Under current law, the Securities and Exchange Commission (SEC) registers some issuers of securities as investment companies and regulates aspects of their operations. Investment companies that are located in Puerto Rico, the Virgin Islands, or other United States possessions are exempt from registration under certain conditions. H.R. 5322 would remove that exemption three years after the date of enactment of the bill; however, the SEC could extend the exemption for up to three additional years following the initial three-year period.
On the basis of information from the SEC, CBO estimates that there would be no significant cost for extending current regulations to include these companies. Moreover, the SEC is authorized to collect fees sufficient to offset its annual appropriation; therefore, CBO estimates that the net effect on discretionary spending would be negligible, assuming appropriations actions consistent with that authority.

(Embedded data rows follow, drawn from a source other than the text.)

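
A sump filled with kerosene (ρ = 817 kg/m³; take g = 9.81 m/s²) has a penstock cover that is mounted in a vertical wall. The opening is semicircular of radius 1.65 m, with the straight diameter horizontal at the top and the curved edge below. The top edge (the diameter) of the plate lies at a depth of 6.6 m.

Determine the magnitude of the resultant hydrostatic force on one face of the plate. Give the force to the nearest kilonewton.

γ = ρg = 817 × 9.81 / 1000 = 8.01477 kN/m³.
The centroid of a semicircle lies 4r/(3π) = 0.700282 m from the diameter, here below the top edge, so the centroid depth is h_c = 6.6 + 0.700282 = 7.30028 m.
A = πr²/2 = π × 1.65²/2 = 4.27649 m².
Resultant F = γ·h_c·A = 8.01477 × 7.30028 × 4.27649 = 250.218 kN.

F ≈ 250 kN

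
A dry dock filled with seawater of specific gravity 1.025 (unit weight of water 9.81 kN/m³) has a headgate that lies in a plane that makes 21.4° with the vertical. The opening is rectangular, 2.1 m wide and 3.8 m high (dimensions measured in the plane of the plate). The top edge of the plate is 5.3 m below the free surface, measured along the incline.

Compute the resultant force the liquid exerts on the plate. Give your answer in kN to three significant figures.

F ≈ 538 kN

γ = 1.025 × 9.81 = 10.05525 kN/m³.
The plate makes 21.4° with the vertical, i.e. θ = 90° − 21.4° = 68.6° to the horizontal. Measuring y along the incline from the free-surface line, vertical depth h = y·sinθ with sinθ = 0.931056.
The centroid lies 3.8/2 = 1.9 m below the top edge, so y_c = 5.3 + 1.9 = 7.2 m and h_c = 7.2 × 0.931056 = 6.7036 m.
A = 2.1 × 3.8 = 7.98 m².
Resultant F = γ·h_c·A = 10.05525 × 6.7036 × 7.98 = 537.903 kN.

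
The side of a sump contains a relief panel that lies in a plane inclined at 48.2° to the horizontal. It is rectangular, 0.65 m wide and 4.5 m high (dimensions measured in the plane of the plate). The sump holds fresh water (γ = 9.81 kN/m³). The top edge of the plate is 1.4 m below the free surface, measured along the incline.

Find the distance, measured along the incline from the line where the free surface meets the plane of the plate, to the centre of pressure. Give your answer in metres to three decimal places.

y_p = 4.112 m

γ = 9.81 kN/m³.
Let θ = 48.2° be the plate's angle to the horizontal; measure y along the incline from where the plane meets the free surface. Vertical depth h = y·sinθ with sinθ = 0.745476.
The centroid lies 4.5/2 = 2.25 m below the top edge, so y_c = 1.4 + 2.25 = 3.65 m and h_c = 3.65 × 0.745476 = 2.72099 m.
A = 0.65 × 4.5 = 2.925 m².
Resultant F = γ·h_c·A = 9.81 × 2.72099 × 2.925 = 78.0768 kN.
I_c = b·h³/12 = 0.65 × 4.5³/12 = 4.93594 m⁴.
Centre of pressure: y_p = y_c + I_c/(y_c·A) = 3.65 + 4.93594/(3.65 × 2.925) = 3.65 + 0.462329 = 4.11233 m along the plane.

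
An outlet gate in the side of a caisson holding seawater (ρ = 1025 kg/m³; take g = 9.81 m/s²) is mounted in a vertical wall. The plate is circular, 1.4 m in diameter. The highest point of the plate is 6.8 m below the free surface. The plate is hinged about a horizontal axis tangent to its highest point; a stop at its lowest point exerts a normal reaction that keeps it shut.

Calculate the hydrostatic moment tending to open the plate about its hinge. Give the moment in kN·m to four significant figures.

γ = ρg = 1025 × 9.81 / 1000 = 10.05525 kN/m³.
The centroid is at the centre, 0.7 m below the top of the plate, so the centroid depth is h_c = 6.8 + 0.7 = 7.5 m.
A = π(0.7)² = 1.53938 m².
Resultant F = γ·h_c·A = 10.05525 × 7.5 × 1.53938 = 116.091 kN.
I_c = πr⁴/4 = π × 0.7⁴/4 = 0.188574 m⁴.
Centre of pressure: y_p = y_c + I_c/(y_c·A) = 7.5 + 0.188574/(7.5 × 1.53938) = 7.5 + 0.0163333 = 7.51633 m along the plane.
The resultant acts 0.7 + 0.0163333 = 0.716333 m (along the plate) below the hinge at the top edge, so the moment about the hinge is M = F × 0.716333 = 116.091 × 0.716333 = 83.1598 kN·m.

M ≈ 83.16 kN·m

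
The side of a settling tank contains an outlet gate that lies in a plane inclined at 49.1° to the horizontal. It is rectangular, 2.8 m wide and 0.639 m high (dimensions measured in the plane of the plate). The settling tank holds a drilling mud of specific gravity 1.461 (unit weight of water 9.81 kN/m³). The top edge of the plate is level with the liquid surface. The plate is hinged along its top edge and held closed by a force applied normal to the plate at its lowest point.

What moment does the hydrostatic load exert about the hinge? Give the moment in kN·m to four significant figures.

γ = 1.461 × 9.81 = 14.33241 kN/m³.
Let θ = 49.1° be the plate's angle to the horizontal; measure y along the incline from where the plane meets the free surface. Vertical depth h = y·sinθ with sinθ = 0.755853.
The centroid lies 0.639/2 = 0.3195 m below the top edge, so y_c = 0.3195 m and h_c = 0.3195 × 0.755853 = 0.241495 m.
A = 2.8 × 0.639 = 1.7892 m².
Resultant F = γ·h_c·A = 14.33241 × 0.241495 × 1.7892 = 6.19279 kN.
I_c = b·h³/12 = 2.8 × 0.639³/12 = 0.0608807 m⁴.
Centre of pressure: y_p = y_c + I_c/(y_c·A) = 0.3195 + 0.0608807/(0.3195 × 1.7892) = 0.3195 + 0.1065 = 0.426 m along the plane.
The resultant acts 0.3195 + 0.1065 = 0.426 m (along the plate) below the hinge at the top edge, so the moment about the hinge is M = F × 0.426 = 6.19279 × 0.426 = 2.63813 kN·m.

M ≈ 2.638 kN·m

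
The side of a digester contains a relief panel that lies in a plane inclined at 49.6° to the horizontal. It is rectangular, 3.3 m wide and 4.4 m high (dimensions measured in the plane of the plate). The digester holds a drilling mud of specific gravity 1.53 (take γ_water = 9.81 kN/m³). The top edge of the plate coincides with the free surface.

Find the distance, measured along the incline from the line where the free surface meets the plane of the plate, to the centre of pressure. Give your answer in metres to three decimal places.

γ = 1.53 × 9.81 = 15.0093 kN/m³.
Let θ = 49.6° be the plate's angle to the horizontal; measure y along the incline from where the plane meets the free surface. Vertical depth h = y·sinθ with sinθ = 0.761538.
The centroid lies 4.4/2 = 2.2 m below the top edge, so y_c = 2.2 m and h_c = 2.2 × 0.761538 = 1.67538 m.
A = 3.3 × 4.4 = 14.52 m².
Resultant F = γ·h_c·A = 15.0093 × 1.67538 × 14.52 = 365.124 kN.
I_c = b·h³/12 = 3.3 × 4.4³/12 = 23.4256 m⁴.
Centre of pressure: y_p = y_c + I_c/(y_c·A) = 2.2 + 23.4256/(2.2 × 14.52) = 2.2 + 0.733333 = 2.93333 m along the plane.

y_p = 2.933 m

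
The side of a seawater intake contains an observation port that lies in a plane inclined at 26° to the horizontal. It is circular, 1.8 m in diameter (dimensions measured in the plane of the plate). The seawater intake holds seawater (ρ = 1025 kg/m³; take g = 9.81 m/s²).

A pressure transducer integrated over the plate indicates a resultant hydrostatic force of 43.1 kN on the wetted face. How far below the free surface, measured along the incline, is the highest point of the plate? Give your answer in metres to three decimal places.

γ = ρg = 1025 × 9.81 / 1000 = 10.05525 kN/m³.
A = π(0.9)² = 2.54469 m².
From F = γ·h_c·A, the centroid depth is h_c = 43.1/(10.05525 × 2.54469) = 1.68442 m.
Let θ = 26° be the plate's angle to the horizontal; measure y along the incline from where the plane meets the free surface. Vertical depth h = y·sinθ with sinθ = 0.438371.
Along the incline, y_c = h_c/sinθ = 1.68442/0.438371 = 3.84245 m.
The centroid is at the centre, 0.9 m below the top of the plate, so the highest point sits at y_top = 3.84245 − 0.9 = 2.94245 m along the incline.

y_top ≈ 2.942 m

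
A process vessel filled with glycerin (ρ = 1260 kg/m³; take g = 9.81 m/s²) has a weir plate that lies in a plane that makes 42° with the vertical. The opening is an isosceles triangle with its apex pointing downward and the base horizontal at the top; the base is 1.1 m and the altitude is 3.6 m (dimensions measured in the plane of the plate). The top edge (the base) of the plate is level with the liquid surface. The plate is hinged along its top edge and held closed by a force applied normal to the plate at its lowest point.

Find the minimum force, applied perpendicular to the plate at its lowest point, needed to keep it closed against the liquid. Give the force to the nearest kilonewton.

P ≈ 11 kN

γ = ρg = 1260 × 9.81 / 1000 = 12.3606 kN/m³.
The plate makes 42° with the vertical, i.e. θ = 90° − 42° = 48° to the horizontal. Measuring y along the incline from the free-surface line, vertical depth h = y·sinθ with sinθ = 0.743145.
With the apex down, the centroid sits h/3 = 3.6/3 = 1.2 m below the base (the top edge), so y_c = 1.2 m and h_c = 1.2 × 0.743145 = 0.891774 m.
A = ½ × 1.1 × 3.6 = 1.98 m².
Resultant F = γ·h_c·A = 12.3606 × 0.891774 × 1.98 = 21.8253 kN.
I_c = b·h³/36 = 1.1 × 3.6³/36 = 1.4256 m⁴.
Centre of pressure: y_p = y_c + I_c/(y_c·A) = 1.2 + 1.4256/(1.2 × 1.98) = 1.2 + 0.6 = 1.8 m along the plane.
The resultant acts 1.2 + 0.6 = 1.8 m (along the plate) below the hinge at the top edge, so the moment about the hinge is M = F × 1.8 = 21.8253 × 1.8 = 39.2855 kN·m.
A normal force at the bottom, 3.6 m from the hinge, must supply this moment: P = 39.2855/3.6 = 10.9126 kN.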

Enacting H.R. 5322 would not affect direct spending or revenues; therefore, pay-as-you-go procedures do not apply. CBO estimates that enacting H.R. 5322 would not increase net direct spending or on-budget deficits in any of the four consecutive 10-year periods beginning in 2027.

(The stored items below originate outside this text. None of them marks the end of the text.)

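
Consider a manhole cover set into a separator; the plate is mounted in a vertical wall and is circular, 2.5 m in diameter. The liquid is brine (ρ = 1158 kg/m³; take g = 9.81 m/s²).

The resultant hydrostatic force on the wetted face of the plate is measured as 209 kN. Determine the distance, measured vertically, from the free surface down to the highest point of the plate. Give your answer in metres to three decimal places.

d_top ≈ 2.498 m

γ = ρg = 1158 × 9.81 / 1000 = 11.35998 kN/m³.
A = π(1.25)² = 4.90874 m².
From F = γ·h_c·A, the centroid depth is h_c = 209/(11.35998 × 4.90874) = 3.74799 m.
The centroid is at the centre, 1.25 m below the top of the plate, so the highest point sits at h_top = 3.74799 − 1.25 = 2.49799 m below the surface.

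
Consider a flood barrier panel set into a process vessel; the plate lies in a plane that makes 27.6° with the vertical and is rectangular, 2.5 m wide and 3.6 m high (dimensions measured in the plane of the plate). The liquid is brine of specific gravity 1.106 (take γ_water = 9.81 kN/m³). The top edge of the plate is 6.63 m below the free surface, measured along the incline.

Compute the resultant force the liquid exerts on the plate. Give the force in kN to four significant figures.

F ≈ 729.5 kN

γ = 1.106 × 9.81 = 10.84986 kN/m³.
The plate makes 27.6° with the vertical, i.e. θ = 90° − 27.6° = 62.4° to the horizontal. Measuring y along the incline from the free-surface line, vertical depth h = y·sinθ with sinθ = 0.886204.
The centroid lies 3.6/2 = 1.8 m below the top edge, so y_c = 6.63 + 1.8 = 8.43 m and h_c = 8.43 × 0.886204 = 7.4707 m.
A = 2.5 × 3.6 = 9 m².
Resultant F = γ·h_c·A = 10.84986 × 7.4707 × 9 = 729.504 kN.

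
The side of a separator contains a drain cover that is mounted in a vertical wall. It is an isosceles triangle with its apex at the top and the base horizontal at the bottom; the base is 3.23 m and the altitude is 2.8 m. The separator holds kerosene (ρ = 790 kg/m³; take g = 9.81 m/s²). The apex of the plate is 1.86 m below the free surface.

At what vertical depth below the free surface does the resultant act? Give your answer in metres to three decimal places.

h_p = 3.844 m

γ = ρg = 790 × 9.81 / 1000 = 7.7499 kN/m³.
With the apex up, the centroid sits 2h/3 = 2 × 2.8/3 = 1.86667 m below the apex, so the centroid depth is h_c = 1.86 + 1.86667 = 3.72667 m.
A = ½ × 3.23 × 2.8 = 4.522 m².
Resultant F = γ·h_c·A = 7.7499 × 3.72667 × 4.522 = 130.601 kN.
I_c = b·h³/36 = 3.23 × 2.8³/36 = 1.96958 m⁴.
Centre of pressure: y_p = y_c + I_c/(y_c·A) = 3.72667 + 1.96958/(3.72667 × 4.522) = 3.72667 + 0.116875 = 3.84354 m along the plane.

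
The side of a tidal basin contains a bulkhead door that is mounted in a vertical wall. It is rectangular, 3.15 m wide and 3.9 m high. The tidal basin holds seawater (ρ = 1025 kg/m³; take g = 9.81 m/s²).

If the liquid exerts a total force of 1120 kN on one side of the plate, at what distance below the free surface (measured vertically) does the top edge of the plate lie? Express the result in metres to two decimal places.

γ = ρg = 1025 × 9.81 / 1000 = 10.05525 kN/m³.
A = 3.15 × 3.9 = 12.285 m².
From F = γ·h_c·A, the centroid depth is h_c = 1120/(10.05525 × 12.285) = 9.06672 m.
The centroid lies 3.9/2 = 1.95 m below the top edge, so the top edge sits at h_top = 9.06672 − 1.95 = 7.11672 m below the surface.

d_top ≈ 7.12 m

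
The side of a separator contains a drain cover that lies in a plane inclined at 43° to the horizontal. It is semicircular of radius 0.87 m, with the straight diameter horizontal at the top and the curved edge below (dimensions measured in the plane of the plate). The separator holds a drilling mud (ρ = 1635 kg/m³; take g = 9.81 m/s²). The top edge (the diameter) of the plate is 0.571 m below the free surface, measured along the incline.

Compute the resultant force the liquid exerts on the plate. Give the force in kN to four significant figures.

γ = ρg = 1635 × 9.81 / 1000 = 16.03935 kN/m³.
Let θ = 43° be the plate's angle to the horizontal; measure y along the incline from where the plane meets the free surface. Vertical depth h = y·sinθ with sinθ = 0.681998.
The centroid of a semicircle lies 4r/(3π) = 0.369239 m from the diameter, here below the top edge, so y_c = 0.571 + 0.369239 = 0.940239 m and h_c = 0.940239 × 0.681998 = 0.641241 m.
A = πr²/2 = π × 0.87²/2 = 1.18894 m².
Resultant F = γ·h_c·A = 16.03935 × 0.641241 × 1.18894 = 12.2284 kN.

F ≈ 12.23 kN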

H.R. 5322 contains no intergovernmental mandates as defined in the Unfunded Mandates Reform Act and would not affect the budgets of state, local, or tribal governments.

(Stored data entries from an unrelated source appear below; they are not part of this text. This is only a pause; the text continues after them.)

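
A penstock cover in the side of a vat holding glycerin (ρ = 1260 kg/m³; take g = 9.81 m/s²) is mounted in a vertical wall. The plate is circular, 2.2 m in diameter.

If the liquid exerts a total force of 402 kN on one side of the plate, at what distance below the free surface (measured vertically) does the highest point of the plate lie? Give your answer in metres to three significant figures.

d_top ≈ 7.46 m

γ = ρg = 1260 × 9.81 / 1000 = 12.3606 kN/m³.
A = π(1.1)² = 3.80133 m².
From F = γ·h_c·A, the centroid depth is h_c = 402/(12.3606 × 3.80133) = 8.55561 m.
The centroid is at the centre, 1.1 m below the top of the plate, so the highest point sits at h_top = 8.55561 − 1.1 = 7.45561 m below the surface.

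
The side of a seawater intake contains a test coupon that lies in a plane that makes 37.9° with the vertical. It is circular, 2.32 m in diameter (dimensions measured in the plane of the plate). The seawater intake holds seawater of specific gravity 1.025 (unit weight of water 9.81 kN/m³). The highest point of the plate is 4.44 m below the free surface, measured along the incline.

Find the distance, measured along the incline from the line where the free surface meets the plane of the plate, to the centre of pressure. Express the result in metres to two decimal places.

γ = 1.025 × 9.81 = 10.05525 kN/m³.
The plate makes 37.9° with the vertical, i.e. θ = 90° − 37.9° = 52.1° to the horizontal. Measuring y along the incline from the free-surface line, vertical depth h = y·sinθ with sinθ = 0.789084.
The centroid is at the centre, 1.16 m below the top of the plate, so y_c = 4.44 + 1.16 = 5.6 m and h_c = 5.6 × 0.789084 = 4.41887 m.
A = π(1.16)² = 4.22733 m².
Resultant F = γ·h_c·A = 10.05525 × 4.41887 × 4.22733 = 187.832 kN.
I_c = πr⁴/4 = π × 1.16⁴/4 = 1.42207 m⁴.
Centre of pressure: y_p = y_c + I_c/(y_c·A) = 5.6 + 1.42207/(5.6 × 4.22733) = 5.6 + 0.0600713 = 5.66007 m along the plane.

y_p = 5.66 m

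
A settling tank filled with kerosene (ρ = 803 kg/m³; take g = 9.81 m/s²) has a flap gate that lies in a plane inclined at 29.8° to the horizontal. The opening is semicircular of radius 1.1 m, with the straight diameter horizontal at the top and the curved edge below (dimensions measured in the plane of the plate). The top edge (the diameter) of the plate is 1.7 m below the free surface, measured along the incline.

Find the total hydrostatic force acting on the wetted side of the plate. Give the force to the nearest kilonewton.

F ≈ 16 kN

γ = ρg = 803 × 9.81 / 1000 = 7.87743 kN/m³.
Let θ = 29.8° be the plate's angle to the horizontal; measure y along the incline from where the plane meets the free surface. Vertical depth h = y·sinθ with sinθ = 0.496974.
The centroid of a semicircle lies 4r/(3π) = 0.466854 m from the diameter, here below the top edge, so y_c = 1.7 + 0.466854 = 2.16685 m and h_c = 2.16685 × 0.496974 = 1.07687 m.
A = πr²/2 = π × 1.1²/2 = 1.90066 m².
Resultant F = γ·h_c·A = 7.87743 × 1.07687 × 1.90066 = 16.1232 kN.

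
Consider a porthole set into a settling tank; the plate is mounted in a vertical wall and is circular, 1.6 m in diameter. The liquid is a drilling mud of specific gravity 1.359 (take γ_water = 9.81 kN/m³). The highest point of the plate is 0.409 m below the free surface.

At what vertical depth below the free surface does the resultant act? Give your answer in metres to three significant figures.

γ = 1.359 × 9.81 = 13.33179 kN/m³.
The centroid is at the centre, 0.8 m below the top of the plate, so the centroid depth is h_c = 0.409 + 0.8 = 1.209 m.
A = π(0.8)² = 2.01062 m².
Resultant F = γ·h_c·A = 13.33179 × 1.209 × 2.01062 = 32.4074 kN.
I_c = πr⁴/4 = π × 0.8⁴/4 = 0.321699 m⁴.
Centre of pressure: y_p = y_c + I_c/(y_c·A) = 1.209 + 0.321699/(1.209 × 2.01062) = 1.209 + 0.132341 = 1.34134 m along the plane.

h_p = 1.34 m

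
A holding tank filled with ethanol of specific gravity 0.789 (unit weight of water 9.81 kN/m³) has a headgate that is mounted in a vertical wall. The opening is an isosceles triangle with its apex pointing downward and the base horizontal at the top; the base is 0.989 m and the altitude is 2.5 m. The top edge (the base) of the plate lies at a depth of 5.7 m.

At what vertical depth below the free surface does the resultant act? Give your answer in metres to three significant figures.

γ = 0.789 × 9.81 = 7.74009 kN/m³.
With the apex down, the centroid sits h/3 = 2.5/3 = 0.833333 m below the base (the top edge), so the centroid depth is h_c = 5.7 + 0.833333 = 6.53333 m.
A = ½ × 0.989 × 2.5 = 1.23625 m².
Resultant F = γ·h_c·A = 7.74009 × 6.53333 × 1.23625 = 62.5154 kN.
I_c = b·h³/36 = 0.989 × 2.5³/36 = 0.429253 m⁴.
Centre of pressure: y_p = y_c + I_c/(y_c·A) = 6.53333 + 0.429253/(6.53333 × 1.23625) = 6.53333 + 0.0531462 = 6.58648 m along the plane.

h_p = 6.59 m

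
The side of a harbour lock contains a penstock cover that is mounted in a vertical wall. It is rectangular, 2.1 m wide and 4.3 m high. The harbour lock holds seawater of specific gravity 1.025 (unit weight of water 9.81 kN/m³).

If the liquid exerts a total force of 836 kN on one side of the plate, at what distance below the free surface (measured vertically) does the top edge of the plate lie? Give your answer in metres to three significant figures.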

By removing a regulatory exemption under the Investment Company Act the bill would impose a private-sector mandate on investment companies that are headquartered in a U.S. territory and that sell securities exclusively to residents of that territory. Without the exemption those companies would be subject to existing federal requirements for investment companies such as registering with the SEC, meeting minimum capital requirements, making disclosures to investors, and registering the securities that they offer. The cost of the mandate would include registration fees and the ongoing costs of complying with SEC requirements. Based on an estimate of the total asset size of the investment companies that could be affected and the current rates of regulatory fees that would apply to those companies, CBO estimates that the aggregate cost of the mandate would fall below the annual threshold established in UMRA ($154 million in 2016, adjusted annually for inflation).